The source defines where the platform will find the container that we are building and deploying, typically this is an ECR repository. If you use kodexa:// then we will be picking up from the defined Kodexa repository for your implementation. The second is the services, a list of other components.

- slug: sftp-bulk-publisher
  metadataTag:
    - tag: Assistant
    - tag: Publishing
  description: Publish extracted data to an SFTP server on a schedule in bulk
  name: SFTP Bulk Publishing Assistant
  type: assistant
  template: true
  assistant:
    package: kodexa_core
    class: SFTPBulkPublishingAssistant
  schedulable: true
  reactive: false
  options:
    - name: host_name
      label: SFTP Hostname
      required: true
      type: string
      description: The hostname of the server

In the example above because we are defining an assistant we also have all the settings available to configure that assistant. For example, we define if the assistant can be scheduled, any options for assistant and if the assistant can react.
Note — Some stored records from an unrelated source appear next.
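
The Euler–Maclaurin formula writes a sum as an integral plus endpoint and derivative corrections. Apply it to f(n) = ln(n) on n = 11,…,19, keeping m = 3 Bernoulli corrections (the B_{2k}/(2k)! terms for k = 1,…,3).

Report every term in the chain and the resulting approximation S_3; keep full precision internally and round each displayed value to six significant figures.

∫_11^19 ln(x) dx evaluates to 21.5675.
Endpoint term: (f(11) + f(19))/2 = (2.39790 + 2.94444)/2 = 2.67117.
Running total after boundary: 24.2387.
Order-1 term: 1/12 · (0.0526316 − 0.0909091) = -0.00318979.
Partial sum through k=1: 24.2355.
Order-2 term: −1/720 · (0.000291588 − 0.00150263) = 1.68200e-06.
Partial sum through k=2: 24.2355.
Order-3 term: 1/30240 · (9.69267e-06 − 0.000149021) = -4.60742e-09.

S_3 ≈ 24.2355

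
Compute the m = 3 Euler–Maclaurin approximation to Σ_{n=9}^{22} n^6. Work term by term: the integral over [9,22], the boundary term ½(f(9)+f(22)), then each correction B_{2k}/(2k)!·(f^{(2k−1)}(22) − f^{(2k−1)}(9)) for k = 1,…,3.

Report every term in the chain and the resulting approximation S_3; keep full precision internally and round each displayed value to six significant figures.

S_3 ≈ 4.15155e+08

∫_9^22 x^6 dx evaluates to 3.55654e+08.
½[f(9) + f(22)] = ½[531441 + 1.13380e+08] = 5.69557e+07.
Integral + boundary = 4.12609e+08.
Order-1 term: 1/12 · (3.09218e+07 − 354294) = 2.54729e+06.
Partial sum through k=1: 4.15157e+08.
Order-2 term: −1/720 · (1.27776e+06 − 87480.0) = -1653.17.
Partial sum through k=2: 4.15155e+08.
Order-3 term: 1/30240 · (15840.0 − 6480.00) = 0.309524.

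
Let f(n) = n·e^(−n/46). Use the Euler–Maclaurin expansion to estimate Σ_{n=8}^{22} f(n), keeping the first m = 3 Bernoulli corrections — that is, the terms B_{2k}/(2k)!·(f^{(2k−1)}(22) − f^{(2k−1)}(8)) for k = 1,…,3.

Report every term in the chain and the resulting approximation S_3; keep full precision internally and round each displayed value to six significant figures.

S_3 ≈ 158.704

∫_8^22 x·e^(−x/46) dx evaluates to 148.555.
Endpoint term: (f(8) + f(22))/2 = (6.72296 + 13.6369)/2 = 10.1799.
Integral + boundary = 158.735.
Order-1 term: 1/12 · (0.323405 − 0.694219) = -0.0309011.
After k=1: 158.704.
Order-2 term: −1/720 · (0.000738718 − 0.00112238) = 5.32866e-07.
After k=2: 158.704.
Order-3 term: 1/30240 · (6.25991e-07 − 9.05804e-07) = -9.25308e-12.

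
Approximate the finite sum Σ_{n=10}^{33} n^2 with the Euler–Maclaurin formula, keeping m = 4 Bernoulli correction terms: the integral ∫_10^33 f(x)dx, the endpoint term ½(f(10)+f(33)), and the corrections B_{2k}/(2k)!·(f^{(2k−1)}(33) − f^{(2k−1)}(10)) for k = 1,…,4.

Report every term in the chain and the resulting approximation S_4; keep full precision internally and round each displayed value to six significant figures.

S_4 ≈ 12244.0

∫_10^33 x^2 dx evaluates to 11645.7.
½[f(10) + f(33)] = ½[100.000 + 1089.00] = 594.500.
Running total after boundary: 12240.2.
k=1: B_{2}/(2)! × [f^{(1)}(33) − f^{(1)}(10)] = 1/12 × (66.0000 − 20.0000) = 3.83333.
Partial sum through k=1: 12244.0.
k=2: B_{4}/(4)! × [f^{(3)}(33) − f^{(3)}(10)] = −1/720 × (0.00000 − 0.00000) = 0.00000.
Partial sum through k=2: 12244.0.
k=3: B_{6}/(6)! × [f^{(5)}(33) − f^{(5)}(10)] = 1/30240 × (0.00000 − 0.00000) = 0.00000.
Partial sum through k=3: 12244.0.
k=4: B_{8}/(8)! × [f^{(7)}(33) − f^{(7)}(10)] = −1/1209600 × (0.00000 − 0.00000) = 0.00000.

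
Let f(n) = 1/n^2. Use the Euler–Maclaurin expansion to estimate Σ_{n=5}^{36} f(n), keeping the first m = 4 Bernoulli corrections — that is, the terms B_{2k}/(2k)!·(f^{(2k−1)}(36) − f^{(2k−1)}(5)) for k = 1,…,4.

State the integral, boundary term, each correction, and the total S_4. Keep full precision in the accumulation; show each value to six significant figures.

∫_5^36 1/x^2 dx evaluates to 0.172222.
Endpoint term: (f(5) + f(36))/2 = (0.0400000 + 0.000771605)/2 = 0.0203858.
Integral + boundary = 0.192608.
Order-1 term: 1/12 · (-4.28669e-05 − (-0.0160000)) = 0.00132976.
Partial sum through k=1: 0.193938.
Order-2 term: −1/720 · (-3.96916e-07 − (-0.00768000)) = -1.06661e-05.
Partial sum through k=2: 0.193927.
Order-3 term: 1/30240 · (-9.18787e-09 − (-0.00921600)) = 3.04762e-07.
Partial sum through k=3: 0.193927.
Order-4 term: −1/1209600 · (-3.97007e-10 − (-0.0206438)) = -1.70667e-08.

S_4 ≈ 0.193927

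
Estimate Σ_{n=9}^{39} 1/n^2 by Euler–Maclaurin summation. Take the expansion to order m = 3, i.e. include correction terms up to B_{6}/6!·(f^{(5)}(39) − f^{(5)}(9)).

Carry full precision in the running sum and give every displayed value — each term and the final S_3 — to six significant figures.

S_3 ≈ 0.0921969

Integral: ∫_9^39 1/x^2 dx = 0.0854701.
Boundary: ½(f(9) + f(39)) = ½(0.0123457 + 0.000657462) = 0.00650157.
Running total after boundary: 0.0919717.
Correction k=1: B_{2}/2! · (f^{(1)}(39) − f^{(1)}(9)) = 1/12 · (-3.37160e-05 − (-0.00274348)) = 0.000225814.
After k=1: 0.0921975.
Correction k=2: B_{4}/4! · (f^{(3)}(39) − f^{(3)}(9)) = −1/720 · (-2.66004e-07 − (-0.000406442)) = -5.64133e-07.
After k=2: 0.0921969.
Correction k=3: B_{6}/6! · (f^{(5)}(39) − f^{(5)}(9)) = 1/30240 · (-5.24663e-09 − (-0.000150534)) = 4.97781e-09.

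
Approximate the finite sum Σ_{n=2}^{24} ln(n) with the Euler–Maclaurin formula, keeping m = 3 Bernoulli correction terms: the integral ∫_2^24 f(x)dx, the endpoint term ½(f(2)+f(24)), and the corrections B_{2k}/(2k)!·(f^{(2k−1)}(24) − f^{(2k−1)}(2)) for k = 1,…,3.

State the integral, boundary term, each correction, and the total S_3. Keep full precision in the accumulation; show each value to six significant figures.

Integral: ∫_2^24 ln(x) dx = 52.8870.
½[f(2) + f(24)] = ½[0.693147 + 3.17805] = 1.93560.
Integral + boundary = 54.8226.
k=1: B_{2}/(2)! × [f^{(1)}(24) − f^{(1)}(2)] = 1/12 × (0.0416667 − 0.500000) = -0.0381944.
Running total after k=1: 54.7844.
k=2: B_{4}/(4)! × [f^{(3)}(24) − f^{(3)}(2)] = −1/720 × (0.000144676 − 0.250000) = 0.000347021.
Running total after k=2: 54.7848.
k=3: B_{6}/(6)! × [f^{(5)}(24) − f^{(5)}(2)] = 1/30240 × (3.01408e-06 − 0.750000) = -2.48015e-05.

S_3 ≈ 54.7847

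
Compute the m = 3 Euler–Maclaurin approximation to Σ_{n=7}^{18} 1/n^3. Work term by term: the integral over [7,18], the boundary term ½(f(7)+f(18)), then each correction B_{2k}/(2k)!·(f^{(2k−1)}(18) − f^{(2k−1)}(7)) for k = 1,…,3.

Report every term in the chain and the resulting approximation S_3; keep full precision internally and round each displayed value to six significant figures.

Integral: ∫_7^18 1/x^3 dx = 0.00866087.
½[f(7) + f(18)] = ½[0.00291545 + 0.000171468] = 0.00154346.
Running total after boundary: 0.0102043.
k=1: B_{2}/(2)! × [f^{(1)}(18) − f^{(1)}(7)] = 1/12 × (-2.85780e-05 − (-0.00124948)) = 0.000101742.
Partial sum through k=1: 0.0103061.
k=2: B_{4}/(4)! × [f^{(3)}(18) − f^{(3)}(7)] = −1/720 × (-1.76407e-06 − (-0.000509992)) = -7.05872e-07.
Partial sum through k=2: 0.0103054.
k=3: B_{6}/(6)! × [f^{(5)}(18) − f^{(5)}(7)] = 1/30240 × (-2.28676e-07 − (-0.000437136)) = 1.44480e-08.

S_3 ≈ 0.0103054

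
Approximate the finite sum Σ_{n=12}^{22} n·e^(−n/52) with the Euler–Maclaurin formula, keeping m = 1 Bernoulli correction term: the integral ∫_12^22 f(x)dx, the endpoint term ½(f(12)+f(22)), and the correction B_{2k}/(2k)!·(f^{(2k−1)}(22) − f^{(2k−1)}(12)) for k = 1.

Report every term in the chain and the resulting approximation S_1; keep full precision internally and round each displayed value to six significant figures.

∫_12^22 x·e^(−x/52) dx evaluates to 121.626.
½[f(12) + f(22)] = ½[9.52707 + 14.4106] = 11.9688.
Integral + boundary = 133.595.
Order-1 term: 1/12 · (0.377901 − 0.610710) = -0.0194007.

S_1 ≈ 133.575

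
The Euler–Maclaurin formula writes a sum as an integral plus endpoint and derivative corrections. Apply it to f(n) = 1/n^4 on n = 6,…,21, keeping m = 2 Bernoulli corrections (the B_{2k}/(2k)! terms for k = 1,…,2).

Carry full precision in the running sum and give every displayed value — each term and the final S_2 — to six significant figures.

S_2 ≈ 0.00193778

The integral term ∫_6^21 1/x^4 dx = 0.00150722.
Boundary: ½(f(6) + f(21)) = ½(0.000771605 + 5.14189e-06) = 0.000388373.
Integral + boundary = 0.00189559.
k=1: B_{2}/(2)! × [f^{(1)}(21) − f^{(1)}(6)] = 1/12 × (-9.79408e-07 − (-0.000514403)) = 4.27853e-05.
Running total after k=1: 0.00193838.
k=2: B_{4}/(4)! × [f^{(3)}(21) − f^{(3)}(6)] = −1/720 × (-6.66264e-08 − (-0.000428669)) = -5.95282e-07.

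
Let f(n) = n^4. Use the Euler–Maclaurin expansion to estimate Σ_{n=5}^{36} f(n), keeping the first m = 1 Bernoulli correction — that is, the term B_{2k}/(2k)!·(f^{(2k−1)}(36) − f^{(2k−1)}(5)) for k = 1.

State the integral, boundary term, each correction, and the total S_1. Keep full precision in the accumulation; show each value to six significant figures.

The integral term ∫_5^36 x^4 dx = 1.20926e+07.
Endpoint term: (f(5) + f(36))/2 = (625.000 + 1.67962e+06)/2 = 840120.
Running total after boundary: 1.29327e+07.
k=1: B_{2}/(2)! × [f^{(1)}(36) − f^{(1)}(5)] = 1/12 × (186624 − 500.000) = 15510.3.

S_1 ≈ 1.29482e+07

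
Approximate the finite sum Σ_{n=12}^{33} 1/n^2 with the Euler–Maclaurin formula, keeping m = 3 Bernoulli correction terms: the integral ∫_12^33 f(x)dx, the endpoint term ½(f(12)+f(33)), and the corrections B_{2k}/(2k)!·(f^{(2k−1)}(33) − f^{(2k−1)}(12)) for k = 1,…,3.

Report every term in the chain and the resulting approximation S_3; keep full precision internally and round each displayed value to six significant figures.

Integral: ∫_12^33 1/x^2 dx = 0.0530303.
Boundary: ½(f(12) + f(33)) = ½(0.00694444 + 0.000918274) = 0.00393136.
Integral + boundary = 0.0569617.
k=1: B_{2}/(2)! × [f^{(1)}(33) − f^{(1)}(12)] = 1/12 × (-5.56529e-05 − (-0.00115741)) = 9.18129e-05.
Running total after k=1: 0.0570535.
k=2: B_{4}/(4)! × [f^{(3)}(33) − f^{(3)}(12)] = −1/720 × (-6.13256e-07 − (-9.64506e-05)) = -1.33107e-07.
Running total after k=2: 0.0570533.
k=3: B_{6}/(6)! × [f^{(5)}(33) − f^{(5)}(12)] = 1/30240 × (-1.68941e-08 − (-2.00939e-05)) = 6.63921e-10.

S_3 ≈ 0.0570533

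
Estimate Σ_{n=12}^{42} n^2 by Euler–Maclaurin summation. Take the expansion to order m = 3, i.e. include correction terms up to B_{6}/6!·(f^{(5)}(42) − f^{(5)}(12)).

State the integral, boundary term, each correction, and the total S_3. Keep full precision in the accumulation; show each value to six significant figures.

S_3 ≈ 25079.0

The integral term ∫_12^42 x^2 dx = 24120.0.
Endpoint term: (f(12) + f(42))/2 = (144.000 + 1764.00)/2 = 954.000.
Integral + boundary = 25074.0.
Correction k=1: B_{2}/2! · (f^{(1)}(42) − f^{(1)}(12)) = 1/12 · (84.0000 − 24.0000) = 5.00000.
Partial sum through k=1: 25079.0.
Correction k=2: B_{4}/4! · (f^{(3)}(42) − f^{(3)}(12)) = −1/720 · (0.00000 − 0.00000) = 0.00000.
Partial sum through k=2: 25079.0.
Correction k=3: B_{6}/6! · (f^{(5)}(42) − f^{(5)}(12)) = 1/30240 · (0.00000 − 0.00000) = 0.00000.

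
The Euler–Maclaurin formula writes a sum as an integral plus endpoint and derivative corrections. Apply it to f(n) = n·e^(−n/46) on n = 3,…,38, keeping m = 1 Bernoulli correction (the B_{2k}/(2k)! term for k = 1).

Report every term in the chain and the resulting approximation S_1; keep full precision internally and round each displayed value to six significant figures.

S_1 ≈ 429.847

∫_3^38 x·e^(−x/46) dx evaluates to 420.191.
Boundary: ½(f(3) + f(38)) = ½(2.81059 + 16.6348) = 9.72271.
Running total after boundary: 429.913.
Correction k=1: B_{2}/2! · (f^{(1)}(38) − f^{(1)}(3)) = 1/12 · (0.0761320 − 0.875764) = -0.0666360.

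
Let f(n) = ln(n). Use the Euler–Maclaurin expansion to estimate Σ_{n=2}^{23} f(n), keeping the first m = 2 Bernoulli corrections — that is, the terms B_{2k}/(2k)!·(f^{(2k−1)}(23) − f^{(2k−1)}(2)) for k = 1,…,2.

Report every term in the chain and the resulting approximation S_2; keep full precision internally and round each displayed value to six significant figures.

Integral: ∫_2^23 ln(x) dx = 49.7301.
Boundary: ½(f(2) + f(23)) = ½(0.693147 + 3.13549) = 1.91432.
Running total after boundary: 51.6444.
Correction k=1: B_{2}/2! · (f^{(1)}(23) − f^{(1)}(2)) = 1/12 · (0.0434783 − 0.500000) = -0.0380435.
Partial sum through k=1: 51.6063.
Correction k=2: B_{4}/4! · (f^{(3)}(23) − f^{(3)}(2)) = −1/720 · (0.000164379 − 0.250000) = 0.000346994.

S_2 ≈ 51.6067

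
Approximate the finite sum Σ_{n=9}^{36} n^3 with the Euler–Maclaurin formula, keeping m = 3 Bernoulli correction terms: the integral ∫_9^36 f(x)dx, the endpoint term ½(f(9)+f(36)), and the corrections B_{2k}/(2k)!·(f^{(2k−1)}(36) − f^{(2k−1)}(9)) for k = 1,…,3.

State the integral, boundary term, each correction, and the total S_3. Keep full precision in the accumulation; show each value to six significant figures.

S_3 ≈ 442260

Integral: ∫_9^36 x^3 dx = 418264.
Endpoint term: (f(9) + f(36))/2 = (729.000 + 46656.0)/2 = 23692.5.
Integral + boundary = 441956.
k=1: B_{2}/(2)! × [f^{(1)}(36) − f^{(1)}(9)] = 1/12 × (3888.00 − 243.000) = 303.750.
After k=1: 442260.
k=2: B_{4}/(4)! × [f^{(3)}(36) − f^{(3)}(9)] = −1/720 × (6.00000 − 6.00000) = 0.00000.
After k=2: 442260.
k=3: B_{6}/(6)! × [f^{(5)}(36) − f^{(5)}(9)] = 1/30240 × (0.00000 − 0.00000) = 0.00000.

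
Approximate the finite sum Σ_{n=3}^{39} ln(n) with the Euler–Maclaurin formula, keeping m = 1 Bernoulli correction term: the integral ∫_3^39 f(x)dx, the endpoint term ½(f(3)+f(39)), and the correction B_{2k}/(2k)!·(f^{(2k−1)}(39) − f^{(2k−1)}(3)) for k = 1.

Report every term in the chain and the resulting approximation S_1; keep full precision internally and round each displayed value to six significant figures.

Integral: ∫_3^39 ln(x) dx = 103.583.
Boundary: ½(f(3) + f(39)) = ½(1.09861 + 3.66356) = 2.38109.
Running total after boundary: 105.964.
Correction k=1: B_{2}/2! · (f^{(1)}(39) − f^{(1)}(3)) = 1/12 · (0.0256410 − 0.333333) = -0.0256410.

S_1 ≈ 105.939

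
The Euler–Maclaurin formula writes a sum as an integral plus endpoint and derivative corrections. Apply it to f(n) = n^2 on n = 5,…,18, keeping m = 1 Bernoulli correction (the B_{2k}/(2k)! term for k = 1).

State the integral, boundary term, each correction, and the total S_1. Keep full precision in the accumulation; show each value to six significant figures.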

These settings are used by the platform to do two things:

  • Determine which events should be able to trigger the assistant
  • Determine what to present to the user for configuration of the assistant
    • If not reactive don’t show the user the reactive tab in assistant configuration
    • If not schedulable don’t show the user the schedule tab in assistant configuration
    • If options are defined then show these options to allow the user to configure assistant

The other key information for the Assistant component metadata is that we have the assistant package and class.

  assistant:
    package: kodexa_core
    class: SFTPBulkPublishingAssistant

This tells the platform how to call the Python class that will implement the assistant. Let’s look at an example of the metadata, and then an example of the python class for an assistant.

- slug: example-assistant
  imageUrl: <https://images.kodexa.com/aws_200.png>
  schedulable: false
  metadataTag:
    - tag: Example
  description: '
  Example Assistant
  '
  name: Example Assistant
  type: assistant
  reactive: true
  assistant:
    package: my_package
    class: MyAssistant
  publicAccess: true
  template: true
  options:
    - name: message
      label: An example option
      required: false
      type: string
      default: ""
      description: This is just an example

The python class would need to match both the package and class name, and also include an init constructor that handles all the options that have been defined.